History, Heritage and Archives: Listening-in: Women and the early BBC
Date & Time:
1st March, 16:00
Online event; the link will be sent to those who register.
Dr. Kate Murphy dicusses female audiences for BBC radio in the early 20th century.
Dr Kate Murphy (Bournemouth University) Listening-in: Women and the early BBC
Following its creation in October 1922, the BBC introduced a schedule of radio programmes that would grow to include music, comedy, drama, sports, news, school broadcasts, Children’s Hour and talks, amongst much else. Alongside this expanding range and breadth of output was a growing audience. From a handful of listeners at the close of 1922, by the outbreak of the Second World War, almost the whole nation was able to listen-in. A large part of this audience were women, particularly during daytime hours when, following convention, wives and mothers would be at home. This talk is about the women who tuned in to the BBC, and the way that BBC producers, mostly women, devised output that they hoped would meet their needs.

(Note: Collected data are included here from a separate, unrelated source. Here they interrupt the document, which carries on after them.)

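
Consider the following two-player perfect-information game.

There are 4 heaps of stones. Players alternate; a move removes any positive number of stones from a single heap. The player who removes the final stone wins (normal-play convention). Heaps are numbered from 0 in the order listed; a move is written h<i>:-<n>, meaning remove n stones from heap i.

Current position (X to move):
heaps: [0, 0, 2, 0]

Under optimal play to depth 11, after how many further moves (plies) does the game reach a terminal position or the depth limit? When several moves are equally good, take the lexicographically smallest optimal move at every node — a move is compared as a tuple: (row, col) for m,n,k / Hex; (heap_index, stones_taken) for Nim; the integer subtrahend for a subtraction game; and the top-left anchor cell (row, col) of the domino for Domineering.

[(0,0,2,0)] X move#1: h2:-1:-1/(0,0,1,0), h2:-2:+1/(0,0,0,0)*
[(0,0,0,0)] end (terminal -1, O#2); searched (0,0,2,0) to 11

PV length from [(0,0,2,0)]: 1 ply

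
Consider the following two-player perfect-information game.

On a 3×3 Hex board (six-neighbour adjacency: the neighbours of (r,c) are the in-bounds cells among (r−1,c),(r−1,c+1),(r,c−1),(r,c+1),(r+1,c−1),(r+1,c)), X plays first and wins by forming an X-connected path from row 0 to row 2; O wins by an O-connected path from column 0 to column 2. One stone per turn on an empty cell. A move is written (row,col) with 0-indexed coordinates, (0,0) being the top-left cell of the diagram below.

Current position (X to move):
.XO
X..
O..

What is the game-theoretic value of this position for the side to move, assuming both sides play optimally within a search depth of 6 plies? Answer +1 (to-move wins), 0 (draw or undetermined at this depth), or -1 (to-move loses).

value(.XO/X../O.., X) = -1

p1 X@[.XO/X../O..]: (0,0)[XXO/X../O..]-1* (1,1)[.XO/XX./O..]-1 (1,2)[.XO/X.X/O..]-1 (2,1)[.XO/X../OX.]-1 (2,2)[.XO/X../O.X]-1
p2 O@[XXO/X../O..]: (1,1)[XXO/XO./O..]+1* (1,2)[XXO/X.O/O..]+1 (2,1)[XXO/X../OO.]+1 (2,2)[XXO/X../O.O]+1
p3 X@[XXO/XO./O..] terminal -1; root [.XO/X../O..] d6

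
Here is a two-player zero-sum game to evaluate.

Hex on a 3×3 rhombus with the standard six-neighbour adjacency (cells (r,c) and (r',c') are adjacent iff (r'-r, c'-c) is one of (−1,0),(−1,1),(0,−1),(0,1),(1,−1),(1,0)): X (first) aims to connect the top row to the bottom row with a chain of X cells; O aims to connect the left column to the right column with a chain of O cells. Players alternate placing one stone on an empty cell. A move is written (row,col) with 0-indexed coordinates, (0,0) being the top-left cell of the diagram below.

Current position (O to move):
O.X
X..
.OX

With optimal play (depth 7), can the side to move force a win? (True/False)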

But, with a single national network and little alternative choice, how did they set about appealing to an audience that would include women of all ages, married and single, rural and urban, and with wildly differing financial status and personal tastes? And, with no Listener Research Department in place until the late 1930s, how did they gauge audience reaction and assess who their audience was? Archival sources for this talk include BBC memos and Radio Times.
Kate Murphy is a Visiting Fellow at Bournemouth University, where she worked from 2012-2020. Initially Programme Leader for the BA (Hons) Radio degree, she then set up the BA (Hons) History degree, which she led from 2015. Prior to her academic career, Kate was a BBC producer for twenty-four years, primarily on the Radio Four programme Woman’s Hour. In 2005, she started a part-time PhD at Goldsmiths, University of London and in 2012, completed her thesis on the employment of women at the BBC in the 1920s and 1930s. She has since written widely about women at the BBC and her book Behind the Wireless: An Early History of Women was published by Palgrave Macmillan in 2016. Hilda Matheson: A Life of Secrets and Broadcasts, co-authored with Michael Carney, will be published by Handheld Press in September 2023.